Mr Baynes sortait en même temps un bloc et un stylo.
— Non, c’est inutile. Ce serait perdu avec moi. Je suis un artiste, je ne suis pas un homme d’affaires. Il n’y a pas de mal. Peut-être avez-vous vu mes œuvres quand vous vous trouviez sur le Continent ? Alex Lotze.
— Je suis désolé, mais je ne m’occupe guère d’art moderne, dit Mr Baynes. J’aime les vieux cubistes et abstraits d’avant la guerre. J’aime qu’un tableau signifie quelque chose, et qu’il ne représente pas seulement un idéal.
Et il se détourna.
— Mais c’est la mission de l’art, dit Lotze. Faire progresser la spiritualité de l’homme, au-delà du sensible. Votre art abstrait représentait une période de décadence ou de chaos spirituel, due à la désintégration de la société, à une ploutocratie périmée. Les Juifs et les capitalistes millionnaires, la clique internationale ont soutenu cet art décadent. Ces temps sont révolus ; l’art doit alla de l’avant. Il ne peut pas être statique.

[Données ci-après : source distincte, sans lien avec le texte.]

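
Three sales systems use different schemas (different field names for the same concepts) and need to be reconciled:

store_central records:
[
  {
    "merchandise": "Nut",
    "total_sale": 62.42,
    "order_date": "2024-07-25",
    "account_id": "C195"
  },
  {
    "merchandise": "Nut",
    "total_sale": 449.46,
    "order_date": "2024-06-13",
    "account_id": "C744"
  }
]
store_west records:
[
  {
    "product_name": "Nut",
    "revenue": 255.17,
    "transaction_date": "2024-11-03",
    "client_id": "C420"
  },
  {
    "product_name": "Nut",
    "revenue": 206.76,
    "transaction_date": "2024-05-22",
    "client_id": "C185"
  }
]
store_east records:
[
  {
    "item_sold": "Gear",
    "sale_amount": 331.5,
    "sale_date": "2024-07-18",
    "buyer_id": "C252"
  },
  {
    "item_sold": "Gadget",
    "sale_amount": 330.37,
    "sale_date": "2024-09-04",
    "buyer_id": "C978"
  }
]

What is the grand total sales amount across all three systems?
1635.68

Schema reconciliation - all amount fields map to sale amount:

store_central (total_sale): 511.88
store_west (revenue): 461.93
store_east (sale_amount): 661.87

Grand total: 1635.68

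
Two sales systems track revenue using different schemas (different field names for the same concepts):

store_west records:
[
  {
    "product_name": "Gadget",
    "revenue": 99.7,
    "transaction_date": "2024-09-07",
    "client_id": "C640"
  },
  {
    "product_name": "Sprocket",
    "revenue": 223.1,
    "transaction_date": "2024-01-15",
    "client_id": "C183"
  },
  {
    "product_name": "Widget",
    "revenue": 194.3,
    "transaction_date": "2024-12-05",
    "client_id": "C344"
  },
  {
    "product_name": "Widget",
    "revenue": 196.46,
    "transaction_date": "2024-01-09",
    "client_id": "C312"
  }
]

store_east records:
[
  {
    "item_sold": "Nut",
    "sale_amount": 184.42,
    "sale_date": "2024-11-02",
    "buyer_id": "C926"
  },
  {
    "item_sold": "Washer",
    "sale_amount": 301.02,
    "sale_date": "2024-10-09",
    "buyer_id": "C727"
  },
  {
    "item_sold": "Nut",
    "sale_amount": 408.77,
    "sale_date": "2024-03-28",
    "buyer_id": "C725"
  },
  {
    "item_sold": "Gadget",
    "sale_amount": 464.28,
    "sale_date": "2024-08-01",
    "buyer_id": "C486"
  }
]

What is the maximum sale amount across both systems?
464.28

Reconcile: "revenue" (store_west) = "sale_amount" (store_east) = sale amount

Maximum in store_west: 223.1
Maximum in store_east: 464.28

Overall maximum: max(223.1, 464.28) = 464.28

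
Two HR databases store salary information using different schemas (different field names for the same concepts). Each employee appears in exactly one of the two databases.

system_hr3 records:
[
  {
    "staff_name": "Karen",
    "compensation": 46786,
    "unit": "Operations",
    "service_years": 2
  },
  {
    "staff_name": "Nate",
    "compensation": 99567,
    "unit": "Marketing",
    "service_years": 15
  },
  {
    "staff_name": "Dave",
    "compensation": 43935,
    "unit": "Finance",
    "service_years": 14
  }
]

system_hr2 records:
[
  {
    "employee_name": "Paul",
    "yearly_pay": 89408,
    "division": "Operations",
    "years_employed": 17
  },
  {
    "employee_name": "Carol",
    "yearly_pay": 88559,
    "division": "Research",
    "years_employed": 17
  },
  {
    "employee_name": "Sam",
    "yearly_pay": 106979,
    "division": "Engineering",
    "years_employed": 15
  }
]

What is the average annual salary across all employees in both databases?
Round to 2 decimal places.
79205.67

Schema mapping: "compensation" (system_hr3) = "yearly_pay" (system_hr2) = annual salary

All salaries: [46786, 99567, 43935, 89408, 88559, 106979]
Sum: 475234
Count: 6
Average: 475234 / 6 = 79205.67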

Baynes hocha la tête en regardant à travers le hublot.
— Avez-vous déjà été sur la côte du Pacifique ? demanda Lotze.
— Plusieurs fois.
— Pas moi. Il y a à San Francisco une exposition de mon œuvre, organisée par les services du Dr Goebbels, avec les autorités japonaises. Un échange culturel pour améliorer la compréhension et la sympathie mutuelles. Il faut amener une détente entre l’Est et l’Ouest, vous ne trouvez pas ? Nous devons communiquer davantage entre nous, et l’art peut jouer un rôle sur ce plan.
Baynes acquiesça. En dessous, au-delà du cercle de feu émanant de la fusée, la ville et la baie de San Francisco devenaient maintenant visibles.
— Où mange-t-on, à San Francisco ? demanda Lotze. J’ai réservé au Palace Hôtel, mais d’après ce que je crois savoir, on doit pouvoir trouver une bonne nourriture dans le quartier international, par exemple dans Chinatown.
— C’est exact, dit Baynes.
— Les prix sont-ils élevés à San Francisco ? Je suis très serré pour ce voyage. Le ministère n’est guère généreux, dit Lotze en riant.